Once Susanne and he were out in the hallway, he asked, “Any other surprises to start the day?”

“None. You still got fifteen minutes until rounds. If you promise to be good, I’ll give you my copy of the New York Herald , let you use our cappuccino machine, and not disturb you until eight.”

“Susanne, I love you.”

“Watch it, or I’ll tell Janet.”

“Hey, she knows I go gaga over anyone who offers me a cappuccino, a Herald , and the time to savor them.”

Turning back toward triage, she said, “You just used up fifteen of your seconds.”

Behind the closed door of his office – a spartan shoe box painted institutional green – he put his feet up on a hospital-issue gray metal desk, leaned back in the high-backed, maroon Naugahyde-covered chair that came with it, and savored the first sip of a cinnamon-tinged coffee. Some days it was great to be chief.

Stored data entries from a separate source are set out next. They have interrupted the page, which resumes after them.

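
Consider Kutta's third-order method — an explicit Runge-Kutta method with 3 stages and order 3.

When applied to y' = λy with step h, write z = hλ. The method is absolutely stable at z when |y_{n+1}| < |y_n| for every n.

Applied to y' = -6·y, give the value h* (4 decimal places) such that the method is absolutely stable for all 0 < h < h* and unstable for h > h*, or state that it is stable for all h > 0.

(-2.5127,0); λ=-6 ⇒ h* = 0.4188.

On y'=λy, z=hλ:
  order 3, 3-stage ⇒ R(z)=1+z+z^2/2+z^3/6
  (e.g. R(-1.62)=-0.01639, |R|=0.01639)

Need |R(x)|<1, x<0.
x=-1.62: |R|=0.0164
|R(-2.39)|=0.8093 |R(-1.53)|=0.0435 |R(-0.52)|=0.5918
Bisect:
  x_lo=-2.9405 |R|=1.8548  x_hi=-0.2877 |R|=0.7497
  mid=-1.61412 |R|=0.01233 →hi
  mid=-2.27733 |R|=0.65267 →hi
  mid=-2.60893 |R|=1.16529 →lo
  mid=-2.44313 |R|=0.88914 →hi
  mid=-2.52603 |R|=1.02197 →lo
  mid=-2.48458 |R|=0.95428 →hi
  mid=-2.50530 |R|=0.98780 →hi
  mid=-2.51567 |R|=1.00481 →lo
  mid=-2.51048 |R|=0.99629 →hi
  mid=-2.51307 |R|=1.00054 →lo
  ...
  [-2.51275,-2.51259] ⇒ x*=-2.5127
Stable set (-2.5127, 0).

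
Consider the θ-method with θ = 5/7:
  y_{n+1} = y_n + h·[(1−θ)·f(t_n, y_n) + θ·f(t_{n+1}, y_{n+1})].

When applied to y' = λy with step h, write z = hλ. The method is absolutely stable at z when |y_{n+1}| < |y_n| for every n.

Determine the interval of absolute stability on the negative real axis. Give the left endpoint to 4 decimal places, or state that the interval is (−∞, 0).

Set f=λy, z=hλ:
  y_{n+1} = y_n + z·[2/7·y_n + 5/7·y_{n+1}] ⇒ (1 − 5/7z)y_{n+1} = (1 + 2/7z)y_n
  ⇒ R(z) = (1 + 2/7z)/(1 − 5/7z).

Find x<0 with |R(x)|<1.
x=-1.4: |R|=0.3000
x=-2: |R|=0.1765
x=-10: |R|=0.2281
x=-100: |R|=0.3807
θ=5/7≥1/2 ⇒ |1+2/7x|<|1−5/7x| ∀x<0 ⇒ stable on all of ℝ⁻.

interval (−∞, 0).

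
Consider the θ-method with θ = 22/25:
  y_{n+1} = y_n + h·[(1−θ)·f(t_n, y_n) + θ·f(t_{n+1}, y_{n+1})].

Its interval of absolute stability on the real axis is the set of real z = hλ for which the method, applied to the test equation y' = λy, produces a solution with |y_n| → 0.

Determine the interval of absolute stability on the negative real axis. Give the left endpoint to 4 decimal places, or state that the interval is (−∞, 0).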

He felt at the top of his game. Fifty years old, lean in body and mind, he could withstand the physical rigors of emergency better than any of the Young Turks, and very few of the veterans could match him mentally. Susanne once told him her nurses had nicknamed him “The Thief” because of all the times he reached right up to the pearly gates and robbed Saint Peter of a soul already settled in for a grilling from the book of deeds. Even the departmental chaplains, she said, admitted that both God and the devil had to get up early if they wanted to beat Garnet to the punch.

He smiled at the recollection, having learned long ago not to take what people said about him too seriously. He knew his talent – the ability to read an unfolding ER scenario three steps ahead of trouble and jump-start his team accordingly. “Proactive” the more youthful members of his staff called it. “Goddamn teaching” was the term he used. Those who couldn’t keep up, especially the administrators, had less-kind words. But they were the first to seek him out when a child, spouse, sibling, or parent was gravely ill, and a life was on the line.